Michael Locati with Pacific Agra Farms told us on May 22 that Mother Nature needs to be on meds. All’s good with the crop, he said, adding, “We’ve gotten two inches of rain since Friday. We’re still irrigating the drier areas a little bit, but the rain has given us a bit of a breather. The onions are loving that it’s not 90 degrees, which is always good.” Michael has said in the past he was anticipating to be rolling mid-June, but he noted on Wednesday, “We’ll know more about the start in the next week or two. Right now we’re still looking at mid-June. The earlies are sizing up, and our later varieties are right on track.” Below are some beautiful photos of the crop, courtesy of Michael Locati
Jason Pearson with Eagle Eye Produce in Nyssa, OR, told us that the crop looks good. “We have been pretty wet recently, but the plants are responding well, and everything looks good so far,” Jason said.

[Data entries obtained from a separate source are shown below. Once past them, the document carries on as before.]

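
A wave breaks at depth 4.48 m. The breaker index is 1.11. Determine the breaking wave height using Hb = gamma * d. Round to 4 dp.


Hb = gamma * d
Hb = 1.11 * 4.48
Hb = 4.9728 m

4.9728


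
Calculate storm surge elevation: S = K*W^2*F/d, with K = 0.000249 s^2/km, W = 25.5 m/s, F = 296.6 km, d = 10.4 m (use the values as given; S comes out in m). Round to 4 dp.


S = K * W^2 * F / d
W^2 = 25.5^2 = 650.25
S = 0.000249 * 650.25 * 296.6 / 10.4
Numerator = 0.000249 * 650.25 * 296.6 = 48.023173
S = 48.023173 / 10.4 = 4.6176 m

4.6176


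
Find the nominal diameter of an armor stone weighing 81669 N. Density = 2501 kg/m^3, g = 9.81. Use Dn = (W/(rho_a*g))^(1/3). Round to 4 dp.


V = W / (rho_a * g)
V = 81669 / (2501 * 9.81)
V = 81669 / 24534.81
V = 3.328699 m^3
Dn = V^(1/3) = 3.328699^(1/3)
Dn = 1.4931 m

1.4931


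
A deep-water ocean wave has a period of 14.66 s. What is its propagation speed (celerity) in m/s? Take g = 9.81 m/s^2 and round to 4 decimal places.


We use the deep-water celerity formula:
C = g * T / (2 * pi)
C = 9.81 * 14.66 / (2 * 3.14159...)
C = 143.814600 / 6.283185
C = 22.8888 m/s

22.8888


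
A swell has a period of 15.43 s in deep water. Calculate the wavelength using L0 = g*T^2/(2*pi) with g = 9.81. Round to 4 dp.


L0 = g * T^2 / (2 * pi)
L0 = 9.81 * 15.43^2 / (2 * pi)
L0 = 9.81 * 238.0849 / 6.28319
L0 = 2335.6129 / 6.28319
L0 = 371.7243 m

371.7243


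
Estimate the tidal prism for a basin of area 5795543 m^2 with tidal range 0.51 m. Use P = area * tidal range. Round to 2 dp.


Tidal prism = Area * Tidal range
P = 5795543 * 0.51
P = 2955726.93 m^3

2955726.93


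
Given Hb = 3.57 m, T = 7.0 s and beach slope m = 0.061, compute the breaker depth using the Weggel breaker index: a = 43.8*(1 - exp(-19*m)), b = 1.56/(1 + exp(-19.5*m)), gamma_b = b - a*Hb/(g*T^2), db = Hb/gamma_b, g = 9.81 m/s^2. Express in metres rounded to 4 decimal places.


a = 43.8 * (1 - exp(-19 * m))
exp(-19 * 0.061) = exp(-1.1590) = 0.313800
a = 43.8 * (1 - 0.313800) = 30.055568
b = 1.56 / (1 + exp(-19.5 * m))
exp(-19.5 * 0.061) = exp(-1.1895) = 0.304373
b = 1.56 / (1 + 0.304373) = 1.195977
Hb / (g * T^2) = 3.57 / (9.81 * 7.0^2) = 3.57 / 480.6900 = 0.00742682
gamma_b = b - a * Hb/(g*T^2) = 1.195977 - 30.055568 * 0.00742682 = 0.972759
db = Hb / gamma_b = 3.57 / 0.972759
db = 3.6700 m

3.6700


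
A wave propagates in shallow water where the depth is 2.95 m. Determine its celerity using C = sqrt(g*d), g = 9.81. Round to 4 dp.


Using the shallow-water approximation:
C = sqrt(g * d) = sqrt(9.81 * 2.95)
C = sqrt(28.9395)
C = 5.3795 m/s

5.3795


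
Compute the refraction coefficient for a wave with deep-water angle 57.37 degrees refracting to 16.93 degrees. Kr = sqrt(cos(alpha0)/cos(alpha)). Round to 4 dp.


Kr = sqrt(cos(alpha0) / cos(alpha))
cos(57.37) = 0.539212
cos(16.93) = 0.956661
Kr = sqrt(0.539212 / 0.956661)
Kr = sqrt(0.563639)
Kr = 0.7508

0.7508


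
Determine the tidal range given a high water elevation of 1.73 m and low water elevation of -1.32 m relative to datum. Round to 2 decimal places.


Tidal range = High water - Low water
Tidal range = 1.73 - (-1.32)
Tidal range = 3.05 m

3.05


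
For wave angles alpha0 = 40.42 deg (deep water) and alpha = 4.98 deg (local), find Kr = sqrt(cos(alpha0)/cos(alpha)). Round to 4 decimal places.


Kr = sqrt(cos(alpha0) / cos(alpha))
cos(40.42) = 0.761312
cos(4.98) = 0.996225
Kr = sqrt(0.761312 / 0.996225)
Kr = sqrt(0.764197)
Kr = 0.8742

0.8742


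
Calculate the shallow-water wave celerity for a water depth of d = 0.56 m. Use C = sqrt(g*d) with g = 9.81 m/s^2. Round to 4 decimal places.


Using the shallow-water approximation:
C = sqrt(g * d) = sqrt(9.81 * 0.56)
C = sqrt(5.4936)
C = 2.3438 m/s

2.3438


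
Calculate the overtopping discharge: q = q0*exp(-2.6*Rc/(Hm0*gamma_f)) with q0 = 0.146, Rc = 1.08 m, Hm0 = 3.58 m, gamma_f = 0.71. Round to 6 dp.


q = q0 * exp(-2.6 * Rc / (Hm0 * gamma_f))
Exponent = -2.6 * 1.08 / (3.58 * 0.71)
= -2.6 * 1.08 / 2.5418
= -1.104729
exp(-1.104729) = 0.331301
q = 0.146 * 0.331301
q = 0.048370 m^3/s/m

0.048370


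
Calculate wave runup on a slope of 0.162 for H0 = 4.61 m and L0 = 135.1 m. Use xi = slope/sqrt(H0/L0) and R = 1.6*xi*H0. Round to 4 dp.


xi = slope / sqrt(H0/L0)
H0/L0 = 4.61/135.1 = 0.034123
sqrt(0.034123) = 0.184724
xi = 0.162 / 0.184724 = 0.876985
R = 1.6 * xi * H0 = 1.6 * 0.876985 * 4.61
R = 6.4686 m

6.4686


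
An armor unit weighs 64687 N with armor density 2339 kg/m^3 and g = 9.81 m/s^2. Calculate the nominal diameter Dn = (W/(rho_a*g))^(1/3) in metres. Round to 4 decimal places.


V = W / (rho_a * g)
V = 64687 / (2339 * 9.81)
V = 64687 / 22945.59
V = 2.819147 m^3
Dn = V^(1/3) = 2.819147^(1/3)
Dn = 1.4127 m

1.4127


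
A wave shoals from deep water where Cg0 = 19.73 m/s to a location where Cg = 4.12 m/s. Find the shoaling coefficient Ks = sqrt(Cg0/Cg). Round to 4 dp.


Ks = sqrt(Cg0 / Cg)
Ks = sqrt(19.73 / 4.12)
Ks = sqrt(4.7888)
Ks = 2.1883

2.1883


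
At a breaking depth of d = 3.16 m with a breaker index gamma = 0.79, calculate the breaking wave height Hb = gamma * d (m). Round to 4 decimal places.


Hb = gamma * d
Hb = 0.79 * 3.16
Hb = 2.4964 m

2.4964


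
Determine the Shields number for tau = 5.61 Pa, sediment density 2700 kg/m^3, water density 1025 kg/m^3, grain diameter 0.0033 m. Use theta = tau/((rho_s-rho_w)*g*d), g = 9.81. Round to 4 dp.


theta = tau / ((rho_s - rho_w) * g * d)
rho_s - rho_w = 2700 - 1025 = 1675
Denominator = 1675 * 9.81 * 0.0033 = 54.224775
theta = 5.61 / 54.224775
theta = 0.1035

0.1035


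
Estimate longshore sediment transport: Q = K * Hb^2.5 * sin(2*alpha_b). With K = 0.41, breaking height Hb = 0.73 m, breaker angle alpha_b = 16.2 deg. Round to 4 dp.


Q = K * Hb^2.5 * sin(2 * alpha_b)
Hb^2.5 = 0.73^2.5 = 0.455310
sin(2 * 16.2) = sin(32.4) = 0.535827
Q = 0.41 * 0.455310 * 0.535827
Q = 0.1000 m^3/s

0.1000


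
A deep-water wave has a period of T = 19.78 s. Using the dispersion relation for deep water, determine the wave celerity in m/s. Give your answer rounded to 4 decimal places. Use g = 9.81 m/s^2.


We use the deep-water celerity formula:
C = g * T / (2 * pi)
C = 9.81 * 19.78 / (2 * 3.14159...)
C = 194.041800 / 6.283185
C = 30.8827 m/s

30.8827


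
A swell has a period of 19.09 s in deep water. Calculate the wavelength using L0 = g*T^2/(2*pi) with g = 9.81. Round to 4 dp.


L0 = g * T^2 / (2 * pi)
L0 = 9.81 * 19.09^2 / (2 * pi)
L0 = 9.81 * 364.4281 / 6.28319
L0 = 3575.0397 / 6.28319
L0 = 568.9852 m

568.9852


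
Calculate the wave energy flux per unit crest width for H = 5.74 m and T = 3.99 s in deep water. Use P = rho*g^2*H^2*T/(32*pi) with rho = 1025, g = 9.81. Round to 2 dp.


P = rho * g^2 * H^2 * T / (32 * pi)
P = 1025 * 9.81^2 * 5.74^2 * 3.99 / (32 * pi)
P = 1025 * 96.2361 * 32.9476 * 3.99 / 100.53096
P = 128990.79 W/m

128990.79


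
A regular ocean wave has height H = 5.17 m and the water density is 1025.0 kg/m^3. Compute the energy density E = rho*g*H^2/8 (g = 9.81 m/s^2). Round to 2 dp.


E = (1/8) * rho * g * H^2
E = (1/8) * 1025.0 * 9.81 * 5.17^2
E = 0.125 * 1025.0 * 9.81 * 26.7289
E = 33595.72 J/m^2

33595.72


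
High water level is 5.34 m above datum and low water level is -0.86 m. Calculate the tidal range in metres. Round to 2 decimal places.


Tidal range = High water - Low water
Tidal range = 5.34 - (-0.86)
Tidal range = 6.20 m

6.20


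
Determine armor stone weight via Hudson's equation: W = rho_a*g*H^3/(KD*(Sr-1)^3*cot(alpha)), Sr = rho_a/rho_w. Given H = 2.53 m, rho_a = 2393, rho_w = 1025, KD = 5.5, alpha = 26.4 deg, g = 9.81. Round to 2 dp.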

Herb Haun with Haun Packing in Weiser, ID, said on May 22 that “things are going quite well” in the Treasure Valley. He said, “We have just had a pretty wet week, but we had ideal conditions the first half of May.” The wet week later in the month totaled two inches of rain, but Herb said the precip came without any ill effects. “From Ontario to Boise it was close to record rainfall, but there were no heavy downpours or damaging conditions, and the onions came through fine.” He said Haun Packing’s earliest onions are expected to start the first week of August, and the operation will get into storage mid to later September, although dates could change as the season progresses.
Western Colorado/Corinne, UT:
Don Ed Holmes with The Onion House in Weslaco, TX, said his growers’ crops in Western Colorado and Corinne, UT, are coming along. “The growers are hoping for warmer weather, but both crops are on track now. It all looks good, but the onions need the summer heat units.”